Comprare azioni Eni: il consiglio di tre analisti. Titolo top pick 2024

Eni in forte evidenza sul Ftse Mib nella prima seduta della settimana

Le azioni Eni sono finite nel mirino di ben tre diversi analisti negli ultimi giorni. I rispettivi report, uniti alle indiscrezioni sulla possibile intenzione del Tesoro di cedere una quota del 4 per cento del capitale del Cane a Sei Zampe e al forte rialzo delle quotazioni petrolifere, hanno contribuito a tenere alto l’appeal sul titolo petrolifero. Non c’è quindi da meravigliarsi se proprio Eni è oggi una delle migliori quotate sul Ftse Mib. Come si può vedere dal grafico in basso, Eni ha sfondato il muro dei 15 euro per azione. Tra l’altro proprio la progressione in avanti ha portato il titolo del Cane a Sei Zampe a ridurre il passivo dell’ultimo mese (ora il rosso è di appena il 2,2 per cento) e a portare il verde accumulato nell’ultimo anno al 5 per cento.

Chart trading e due barili con logo di Eni
View bullish sulle azioni Eni - ValuteVirtuali

Comprare azioni Eni è l’indicazione di ben tre analisti

Chi è solito investire in borsa ed è quindi sempre alle prese con la scelta delle azioni da comprare, sa perfettamente quanto importanti siano le valutazioni degli analisti. Inserire in portafoglio titoli che possono vantare rating buy è essenziale per poter puntare ad un profitto.
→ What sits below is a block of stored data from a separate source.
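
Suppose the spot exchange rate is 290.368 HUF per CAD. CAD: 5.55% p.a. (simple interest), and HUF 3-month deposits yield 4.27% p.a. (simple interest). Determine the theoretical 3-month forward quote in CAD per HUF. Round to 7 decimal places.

T = 3/12 years.
HUF accumulates by 1 + 0.0427×3/12 = 1.010675.
CAD growth factor: 1 + 0.0555×3/12 = 1.013875.
CIP: F = S · (grow HUF)/(grow CAD) = 290.368 × 1.010675/1.013875 = 289.4515 HUF per CAD.
Quoted the other way: 1/289.4515 = 0.0034548 CAD per HUF.

0.0034548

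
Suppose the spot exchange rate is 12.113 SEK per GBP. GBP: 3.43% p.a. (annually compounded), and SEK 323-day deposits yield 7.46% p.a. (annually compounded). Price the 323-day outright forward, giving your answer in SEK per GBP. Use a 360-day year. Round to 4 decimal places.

12.5356

T = 323/360 years.
Growth of 1 SEK over T: (1 + 0.0746)^(323/360) = 1.06668296.
GBP accumulates by (1 + 0.0343)^(323/360) = 1.03072115.
CIP: F = S · (grow SEK)/(grow GBP) = 12.113 × 1.06668296/1.03072115 = 12.535622 SEK per GBP.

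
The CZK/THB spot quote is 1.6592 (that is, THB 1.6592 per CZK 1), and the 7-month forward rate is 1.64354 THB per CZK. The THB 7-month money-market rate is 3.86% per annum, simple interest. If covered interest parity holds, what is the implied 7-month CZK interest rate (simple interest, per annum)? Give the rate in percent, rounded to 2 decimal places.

T = 7/12 years.
CIP gives F = S · g_THB/g_CZK, so g_THB/g_CZK = 1.64354/1.6592 = 0.9905617.
THB growth factor: 1 + 0.0386×7/12 = 1.0225167.
Hence g_CZK = 1.0322595.
(1.0322595 − 1)/T = 0.055302, i.e. 5.53%.

5.53%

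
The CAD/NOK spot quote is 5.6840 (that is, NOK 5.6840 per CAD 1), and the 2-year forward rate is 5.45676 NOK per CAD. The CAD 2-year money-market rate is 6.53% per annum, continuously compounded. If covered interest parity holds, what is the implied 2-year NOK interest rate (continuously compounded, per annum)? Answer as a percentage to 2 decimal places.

4.49%

T = 2 years.
By CIP, F/S equals the NOK-to-CAD growth ratio: 5.45676/5.684 = 0.9600211.
CAD growth factor: e^(0.0653×2) = 1.1395119.
So the NOK growth factor = 1.0939555.
Take logs: ln 1.0939555 / 2 = 0.044900, so 4.49%.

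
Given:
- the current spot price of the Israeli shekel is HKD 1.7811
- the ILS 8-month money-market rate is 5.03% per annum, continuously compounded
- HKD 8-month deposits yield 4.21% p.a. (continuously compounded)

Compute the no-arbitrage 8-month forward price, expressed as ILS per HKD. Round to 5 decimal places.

0.56453

T = 8/12 years.
Growth of 1 HKD over T: e^(0.0421×8/12) = 1.0284642.
ILS growth factor: e^(0.0503×8/12) = 1.0341019.
Forward (HKD per ILS) = 1.7811 × 1.0284642 / 1.0341019 = 1.771390.
Quoted the other way: 1/1.771390 = 0.56453 ILS per HKD.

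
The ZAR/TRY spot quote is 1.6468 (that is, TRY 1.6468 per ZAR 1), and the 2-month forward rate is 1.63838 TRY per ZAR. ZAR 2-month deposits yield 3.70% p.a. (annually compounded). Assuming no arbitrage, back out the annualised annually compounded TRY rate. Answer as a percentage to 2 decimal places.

0.56%

T = 2/12 years.
By CIP, F/S equals the TRY-to-ZAR growth ratio: 1.63838/1.6468 = 0.9948871.
ZAR growth factor: (1 + 0.0370)^(2/12) = 1.0060737.
Hence g_TRY = 1.0009297.
Annualise: 1.0009297^(12/2) − 1 = 0.005591 = 0.56%.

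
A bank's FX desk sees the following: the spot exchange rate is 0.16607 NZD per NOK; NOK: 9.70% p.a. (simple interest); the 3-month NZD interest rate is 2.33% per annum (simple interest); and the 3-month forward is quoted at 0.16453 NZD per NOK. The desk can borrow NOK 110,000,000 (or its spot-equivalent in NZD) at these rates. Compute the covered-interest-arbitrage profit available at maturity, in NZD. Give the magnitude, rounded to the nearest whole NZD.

T = 3/12 years.
Route A — deposit NOK, sell forward: 110,000,000 × 1.024250 × 0.16453 = NZD 18,537,183.78.
Route B — convert at spot, deposit NZD: 110,000,000 × 0.16607 × 1.005825 = NZD 18,374,109.35.
The quoted forward overvalues NOK, so borrow NZD, buy NOK at spot, deposit the NOK at 9.70%, and sell the proceeds forward at 0.16453.
The gap between the two covered legs is NZD 163,074.

NZD 163,074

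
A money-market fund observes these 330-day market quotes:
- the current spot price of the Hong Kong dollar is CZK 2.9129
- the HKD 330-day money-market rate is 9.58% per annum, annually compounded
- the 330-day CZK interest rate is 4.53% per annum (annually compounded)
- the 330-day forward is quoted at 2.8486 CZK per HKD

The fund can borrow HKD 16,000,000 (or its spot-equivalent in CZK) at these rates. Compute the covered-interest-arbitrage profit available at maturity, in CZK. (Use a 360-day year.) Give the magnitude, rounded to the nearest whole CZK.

CZK 1,026,487

T = 330/360 years.
Invest the HKD and cover forward: 16,000,000 × 1.0874776869 × 2.8486 = CZK 49,564,623.02.
Convert at spot and invest in CZK: 16,000,000 × 2.9129 × 1.0414478743 = CZK 48,538,136.21.
The quoted forward overvalues HKD, so borrow CZK, buy HKD at spot, deposit the HKD at 9.58%, and sell the proceeds forward at 2.8486.
The gap between the two covered legs is CZK 1,026,487.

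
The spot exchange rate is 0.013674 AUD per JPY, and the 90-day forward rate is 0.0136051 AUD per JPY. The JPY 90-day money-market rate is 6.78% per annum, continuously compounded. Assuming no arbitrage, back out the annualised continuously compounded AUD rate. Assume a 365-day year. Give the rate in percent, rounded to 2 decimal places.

4.73%

T = 90/365 years.
F/S = 0.0136051/0.013674 = 0.9949612 = (growth of AUD) / (growth of JPY).
JPY growth factor: e^(0.0678×90/365) = 1.0168583.
That pins the AUD growth at 1.0117346.
Take logs: ln 1.0117346 / (90/365) = 0.047313, so 4.73%.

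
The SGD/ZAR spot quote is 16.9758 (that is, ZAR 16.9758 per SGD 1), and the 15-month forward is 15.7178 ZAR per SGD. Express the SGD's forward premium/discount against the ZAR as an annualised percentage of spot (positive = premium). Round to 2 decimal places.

-5.93%

T = 15/12 years.
Period premium: (15.7178 − 16.9758)/16.9758 = -0.0741055.
Per annum: -0.0741055 / (15/12) = -0.059284 = -5.93%.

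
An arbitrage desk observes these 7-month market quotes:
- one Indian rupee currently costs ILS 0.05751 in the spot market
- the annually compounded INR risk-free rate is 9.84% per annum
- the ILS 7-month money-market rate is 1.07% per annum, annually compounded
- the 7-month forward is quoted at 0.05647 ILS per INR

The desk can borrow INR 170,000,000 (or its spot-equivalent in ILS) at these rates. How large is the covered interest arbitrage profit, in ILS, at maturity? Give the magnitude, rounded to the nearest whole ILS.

ILS 302,546

T = 7/12 years.
Route A — deposit INR, sell forward: 170,000,000 × 1.056274931 × 0.05647 = ILS 10,140,133.71.
Route B — convert at spot, deposit ILS: 170,000,000 × 0.05751 × 1.006227823 = ILS 9,837,587.56.
The quoted forward overvalues INR, so borrow ILS, buy INR at spot, deposit the INR at 9.84%, and sell the proceeds forward at 0.05647.
The gap between the two covered legs is ILS 302,546.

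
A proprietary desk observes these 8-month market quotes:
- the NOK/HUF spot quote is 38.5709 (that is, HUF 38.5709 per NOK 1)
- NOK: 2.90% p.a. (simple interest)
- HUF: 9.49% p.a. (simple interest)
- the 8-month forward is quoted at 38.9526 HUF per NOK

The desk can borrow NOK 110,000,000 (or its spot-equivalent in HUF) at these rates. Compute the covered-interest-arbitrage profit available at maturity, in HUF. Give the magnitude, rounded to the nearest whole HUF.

T = 8/12 years.
Invest the NOK and cover forward: 110,000,000 × 1.019333333333 × 38.9526 = HUF 4,367,625,196.00.
Convert at spot and invest in HUF: 110,000,000 × 38.5709 × 1.063266666667 = HUF 4,511,226,750.07.
The quoted forward undervalues NOK, so borrow NOK, convert to HUF at spot, deposit the HUF at 9.49%, and buy NOK forward at 38.9526 to cover the loan.
The gap between the two covered legs is HUF 143,601,554.

HUF 143,601,554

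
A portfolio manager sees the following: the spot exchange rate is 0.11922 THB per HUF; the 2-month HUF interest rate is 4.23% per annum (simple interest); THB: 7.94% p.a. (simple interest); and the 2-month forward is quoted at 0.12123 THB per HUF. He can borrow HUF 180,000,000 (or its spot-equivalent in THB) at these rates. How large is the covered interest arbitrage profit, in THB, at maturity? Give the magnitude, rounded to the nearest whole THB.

T = 2/12 years.
Route A — deposit HUF, sell forward: 180,000,000 × 1.007050 × 0.12123 = THB 21,975,240.87.
Route B — convert at spot, deposit THB: 180,000,000 × 0.11922 × 1.0132333333 = THB 21,743,582.04.
The quoted forward overvalues HUF, so borrow THB, buy HUF at spot, deposit the HUF at 4.23%, and sell the proceeds forward at 0.12123.
The gap between the two covered legs is THB 231,659.

THB 231,659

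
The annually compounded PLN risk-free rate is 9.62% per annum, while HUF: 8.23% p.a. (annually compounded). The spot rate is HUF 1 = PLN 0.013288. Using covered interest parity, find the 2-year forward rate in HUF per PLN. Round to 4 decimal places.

73.3595

T = 2 years.
Growth of 1 PLN over T: (1 + 0.0962)^2 = 1.20165444.
HUF accumulates by (1 + 0.0823)^2 = 1.17137329.
Forward (PLN per HUF) = 0.013288 × 1.20165444 / 1.17137329 = 0.013631508.
Invert for HUF per PLN: 1 / 0.013631508 = 73.3595.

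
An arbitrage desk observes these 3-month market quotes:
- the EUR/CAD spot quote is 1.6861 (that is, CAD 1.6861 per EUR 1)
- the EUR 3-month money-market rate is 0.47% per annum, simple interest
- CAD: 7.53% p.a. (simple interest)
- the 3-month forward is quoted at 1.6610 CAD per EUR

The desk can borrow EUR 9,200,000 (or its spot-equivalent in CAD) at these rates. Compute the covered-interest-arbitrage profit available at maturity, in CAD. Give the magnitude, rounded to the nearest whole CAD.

T = 3/12 years.
Route A — deposit EUR, sell forward: 9,200,000 × 1.001175 × 1.6610 = CAD 15,299,155.41.
Route B — convert at spot, deposit CAD: 9,200,000 × 1.6861 × 1.018825 = CAD 15,804,135.66.
The quoted forward undervalues EUR, so borrow EUR, convert to CAD at spot, deposit the CAD at 7.53%, and buy EUR forward at 1.6610 to cover the loan.
The gap between the two covered legs is CAD 504,980.

CAD 504,980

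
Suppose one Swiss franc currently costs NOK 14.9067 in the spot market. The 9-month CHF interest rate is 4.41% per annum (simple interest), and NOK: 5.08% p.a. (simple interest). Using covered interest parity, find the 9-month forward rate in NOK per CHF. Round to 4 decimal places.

T = 9/12 years.
NOK growth factor: 1 + 0.0508×9/12 = 1.038100.
CHF accumulates by 1 + 0.0441×9/12 = 1.033075.
So F = 14.9067 × 1.038100 / 1.033075 = 14.979208 (NOK/CHF).

14.9792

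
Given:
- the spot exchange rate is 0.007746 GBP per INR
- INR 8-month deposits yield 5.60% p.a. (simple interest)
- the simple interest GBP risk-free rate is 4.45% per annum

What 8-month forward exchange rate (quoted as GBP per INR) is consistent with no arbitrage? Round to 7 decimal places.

T = 8/12 years.
Growth of 1 GBP over T: 1 + 0.0445×8/12 = 1.0296667.
Growth of 1 INR over T: 1 + 0.0560×8/12 = 1.0373333.
CIP: F = S · (grow GBP)/(grow INR) = 0.007746 × 1.0296667/1.0373333 = 0.007688752 GBP per INR.

0.0076888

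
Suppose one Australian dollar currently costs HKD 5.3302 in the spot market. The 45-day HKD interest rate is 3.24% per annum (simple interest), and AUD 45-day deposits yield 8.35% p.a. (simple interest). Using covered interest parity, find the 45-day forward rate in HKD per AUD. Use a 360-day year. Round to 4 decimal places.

5.2965

T = 45/360 years.
HKD accumulates by 1 + 0.0324×45/360 = 1.004050.
AUD accumulates by 1 + 0.0835×45/360 = 1.0104375.
So F = 5.3302 × 1.004050 / 1.0104375 = 5.296505 (HKD/AUD).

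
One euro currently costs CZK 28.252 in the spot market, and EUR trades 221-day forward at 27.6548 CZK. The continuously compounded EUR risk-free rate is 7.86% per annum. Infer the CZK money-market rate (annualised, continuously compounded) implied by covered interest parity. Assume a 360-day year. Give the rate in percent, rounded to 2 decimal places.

4.38%

T = 221/360 years.
By CIP, F/S equals the CZK-to-EUR growth ratio: 27.6548/28.252 = 0.9788617.
EUR growth factor: e^(0.0786×221/360) = 1.0494347.
That pins the CZK growth at 1.0272514.
Take logs: ln 1.0272514 / (221/360) = 0.043797, so 4.38%.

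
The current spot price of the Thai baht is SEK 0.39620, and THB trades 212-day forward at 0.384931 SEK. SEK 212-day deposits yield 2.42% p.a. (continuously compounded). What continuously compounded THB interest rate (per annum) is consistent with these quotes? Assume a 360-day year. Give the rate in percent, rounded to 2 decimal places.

T = 212/360 years.
F/S = 0.384931/0.3962 = 0.9715573 = (growth of SEK) / (growth of THB).
The SEK side grows by e^(0.0242×212/360) = 1.0143531.
That pins the THB growth at 1.0440487.
r = ln(1.0440487)/(212/360) = 0.073199 → 7.32%.

7.32%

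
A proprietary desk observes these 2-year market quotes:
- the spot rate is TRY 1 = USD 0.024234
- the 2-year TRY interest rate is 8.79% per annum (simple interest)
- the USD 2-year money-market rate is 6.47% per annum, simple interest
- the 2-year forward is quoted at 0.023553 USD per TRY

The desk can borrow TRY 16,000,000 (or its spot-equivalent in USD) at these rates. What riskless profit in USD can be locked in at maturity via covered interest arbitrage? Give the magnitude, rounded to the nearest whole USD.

T = 2 years.
Route A — deposit TRY, sell forward: 16,000,000 × 1.175800 × 0.023553 = USD 443,097.88.
Route B — convert at spot, deposit USD: 16,000,000 × 0.024234 × 1.129400 = USD 437,918.07.
The quoted forward overvalues TRY, so borrow USD, buy TRY at spot, deposit the TRY at 8.79%, and sell the proceeds forward at 0.023553.
Arbitrage profit = |443,097.88 − 437,918.07| = USD 5,180.

USD 5,180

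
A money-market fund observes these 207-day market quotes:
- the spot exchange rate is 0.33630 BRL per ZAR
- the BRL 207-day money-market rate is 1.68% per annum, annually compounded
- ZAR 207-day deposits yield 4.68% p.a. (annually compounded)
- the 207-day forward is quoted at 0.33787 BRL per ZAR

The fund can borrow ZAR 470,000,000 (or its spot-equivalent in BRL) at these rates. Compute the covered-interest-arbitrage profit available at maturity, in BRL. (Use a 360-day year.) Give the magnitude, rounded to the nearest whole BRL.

BRL 3,448,138

T = 207/360 years.
Invest the ZAR and cover forward: 470,000,000 × 1.02664816568 × 0.33787 = BRL 163,030,599.40.
Convert at spot and invest in BRL: 470,000,000 × 0.33630 × 1.00962578623 = BRL 159,582,461.40.
The quoted forward overvalues ZAR, so borrow BRL, buy ZAR at spot, deposit the ZAR at 4.68%, and sell the proceeds forward at 0.33787.
The gap between the two covered legs is BRL 3,448,138.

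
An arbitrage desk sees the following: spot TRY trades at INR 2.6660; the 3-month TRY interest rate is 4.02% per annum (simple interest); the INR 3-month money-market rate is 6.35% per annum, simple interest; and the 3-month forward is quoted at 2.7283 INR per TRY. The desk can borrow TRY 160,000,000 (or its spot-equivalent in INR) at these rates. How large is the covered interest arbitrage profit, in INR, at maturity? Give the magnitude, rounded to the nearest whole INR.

T = 3/12 years.
Keep in TRY, deliver into the forward: 160,000,000·1.010050·2.7283 = INR 440,915,106.40.
Swap to INR now, deposit: 160,000,000·2.6660·1.015875 = INR 433,331,640.00.
The quoted forward overvalues TRY, so borrow INR, buy TRY at spot, deposit the TRY at 4.02%, and sell the proceeds forward at 2.7283.
Profit = 440,915,106.40 − 433,331,640.00 = INR 7,583,466.

INR 7,583,466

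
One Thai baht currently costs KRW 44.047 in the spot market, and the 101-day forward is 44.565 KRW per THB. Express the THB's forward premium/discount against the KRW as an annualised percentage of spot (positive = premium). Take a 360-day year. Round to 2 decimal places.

T = 101/360 years.
THB trades forward at +1.17602% vs spot over the period.
Per annum: 0.0117602 / (101/360) = 0.041918 = 4.19%.

+4.19%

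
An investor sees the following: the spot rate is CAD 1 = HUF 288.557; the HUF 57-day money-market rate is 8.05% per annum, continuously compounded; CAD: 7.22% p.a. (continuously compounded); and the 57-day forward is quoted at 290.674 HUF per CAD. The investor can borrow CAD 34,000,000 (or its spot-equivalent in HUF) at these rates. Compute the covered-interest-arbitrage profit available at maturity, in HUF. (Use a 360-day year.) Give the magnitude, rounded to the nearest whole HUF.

HUF 59,755,532

T = 57/360 years.
Keep in CAD, deliver into the forward: 34,000,000·1.011497257869·290.674 = HUF 9,996,542,433.75.
Swap to HUF now, deposit: 34,000,000·288.557·1.012827407676 = HUF 9,936,786,901.41.
The quoted forward overvalues CAD, so borrow HUF, buy CAD at spot, deposit the CAD at 7.22%, and sell the proceeds forward at 290.674.
Arbitrage profit = |9,996,542,433.75 − 9,936,786,901.41| = HUF 59,755,532.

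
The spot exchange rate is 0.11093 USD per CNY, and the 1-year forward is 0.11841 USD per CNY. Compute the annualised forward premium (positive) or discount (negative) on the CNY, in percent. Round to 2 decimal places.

+6.74%

T = 1 year.
(F − S)/S = (0.11841 − 0.11093)/0.11093 = 0.0674299.
Per annum: 0.0674299 / 1 = 0.067430 = 6.74%.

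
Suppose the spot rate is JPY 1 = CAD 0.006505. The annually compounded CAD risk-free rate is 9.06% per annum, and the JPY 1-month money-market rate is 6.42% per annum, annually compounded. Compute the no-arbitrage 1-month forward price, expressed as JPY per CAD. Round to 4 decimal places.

153.4143

T = 1/12 years.
CAD accumulates by (1 + 0.0906)^(1/12) = 1.007253514.
JPY growth factor: (1 + 0.0642)^(1/12) = 1.005198745.
Forward (CAD per JPY) = 0.006505 × 1.007253514 / 1.005198745 = 0.00651829714.
Invert for JPY per CAD: 1 / 0.00651829714 = 153.4143.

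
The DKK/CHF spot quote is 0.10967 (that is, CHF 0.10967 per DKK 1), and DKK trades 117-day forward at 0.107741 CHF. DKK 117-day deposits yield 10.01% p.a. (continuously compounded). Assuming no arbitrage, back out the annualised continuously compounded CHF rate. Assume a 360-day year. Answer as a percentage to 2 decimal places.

4.55%

T = 117/360 years.
CIP gives F = S · g_CHF/g_DKK, so g_CHF/g_DKK = 0.107741/0.10967 = 0.9824109.
DKK growth factor: e^(0.1001×117/360) = 1.0330675.
That pins the CHF growth at 1.0148968.
Take logs: ln 1.0148968 / (117/360) = 0.045498, so 4.55%.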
Proprio Eni è una di quelle quotate che vanta una netta prevalenza di indicazioni di acquisto in questa prima parte dell’anno. Recentemente ben tre diverse banche e sim si sono espresse positivamente sul titolo del Cane a Sei Zampe.

Tanto per iniziare c’è l’upgrade di Mediobanca. Gli analisti di Piazzetta Cuccia hanno alzato il rating su Eni dal precedente neutral al nuovo outperform. Per Mediobanca, quindi, le azioni Eni faranno meglio del settore di riferimento (quindi sono da acquistare). Le notizie positive però non si fermano qui perchè secondo gli esperti Eni è anche le top pick per il 2024 a Piazza Affari.

Un bel riconoscimento motivato dal fatto che, secondo gli esperti, Eni potrebbe trarre beneficio dai robusti fondamentali vantati sul fronte petrolifero ma anche dalla volatilità del prezzo del gas e dalla forte distribuzione di capitale.

Accanto a Mediobanca ci sono poi due altri analisti che consigliano espressamente di comprare azioni Eni in ottica investimento. Si tratta di Equita e di Intesa Sanpaolo. Per gli analisti della sim milanese il Trading Statement di Var Energi sostiene l’ipotesi di recupero dei volumi di Eni nel corso del quarto trimestre 2023 del 5 per cento rispetto al quarto trimestre 2022. Si tratta proprio dell’obiettivo che è stato fissato dalla guidance della società petrolifera. Detto questo, Equita vanta un target price a 19,5 euro su Eni che, ai prezzi attuali, implica un interessante potenziale di upside. Per Equita, quindi, le azioni Eni sono da comprare (rating buy) e in più c’è anche spazio per un apprezzamento significativo.

Molto più organico il report di Intesa SP. Secondo la banca guidata da Messina il forte calo registrato nel corso del quarto trimestre del 2023 da Total Energies, Repsol e Saras in relazione ai margini di raffinazione, unito alla persistente debolezza del business chimico di Eni, sono indicazioni molto chiare circa la possibilità che il cane a Sei Zampe possa registrare perdite operative nel business downstream negli ultimi tre mesi del 2023.

Tenendo anche conto dei minori utili da Plenitude, che vengono compensati sono in minima parte da migliori risultati per il GGP, gli esperti hanno rivisto al ribasso la loro stima di Ebit adjusted 2023 di Eni.

Detto questo, per gli analisti di Intesa Sanpaolo le azioni Eni sono da comprare (rating buy) e possono salire fino ad un prezzo obiettivo di 20 euro. Si tratta di un target price in ribasso rispetto a quello che era vantato in precedenza (anche per inglobare le considerazioni negative che abbiamo esposto in alto) ma che comunque implica un bel potenziale di upside.

Chi volesse sfruttare le indicazioni di acquisto espresse da ben tre analisti sulle azioni Eni, può operare in due modi: direttamente quindi comprando azioni vere oppure attraverso i CFD ossia speculando sulle differenze di prezzo senza possesso fisico del sottostante.